Lo cierto es que la Selección de Marcelo Bielsa ya está a punto de salir a la cancha para verle la cara al otro representante del fútbol sudamericano, Paraguay, que ya se aseguró la plata y la primera medalla para su país en toda la vida de los Juegos.
Pero Argentina, que llega a esta final con 16 goles a favor y ninguno en contra, respaldada por un funcionamiento colectivo bien aceitado y con respuestas individuales consagratorias, quiere el oro. Por presente y por mandato de la historia. Porque hace 13 años que la Selección no gana un título, desde la Copa América de Ecuador en 1993. Porque este grupo viene de quedarse con la sangre en el ojo tras la frustración del final en la Copa América de Perú, porque el entrenador (acaso más que nadie) necesita como el agua un grito de campeón desde el fracaso en el Mundial 2002. Y porque el fútbol argentino nunca se metió el oro olímpico en el bolsillo. Esta es la sexta participación y la tercera final. Uruguay le ahogó el festejo allá lejos y hace tiempo, en el 28 en Amsterdam, y Nigeria se lo negó al equipo de Daniel Passarella en Atlanta 96.
Ahora, con la misma formación inicial que presentó en todo el torneo, Argentina enfrentará a un equipo paraguayo que tiene en Carlos Gamarra a su líder defensivo y en José Saturnino Cardozo a su abanderado ofensivo, con cinco goles anotados, dos menos que Carlos Tevez, hasta ahora máximo goleador y figura del certamen.
Paraguay convirtió goles en todos los partidos que disputó.
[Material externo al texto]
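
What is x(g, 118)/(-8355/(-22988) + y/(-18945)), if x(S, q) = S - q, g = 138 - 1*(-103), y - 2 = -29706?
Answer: 1306522980/20515147 ≈ 63.686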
Le metió 4 a Japón, 3 a Corea, 3 a Irak, 1 a Italia y 1 a Ghana. Pero también recibió… Le hicieron 8. Es un conjunto que si bien posee cierto perfil de equipo batallador —típicamente paraguayo— suele ser más generoso que sus antecesores, algo que puede resultar productivo para Argentina.
En fin, en el estadio Olímpico, ante 72 mil personas, y con el arbitraje del griego Kyros Vassaras, Argentina irá por ese oro tan ansiado. Por ese oro que tiene el rostro y la silueta de una auténtica obsesión.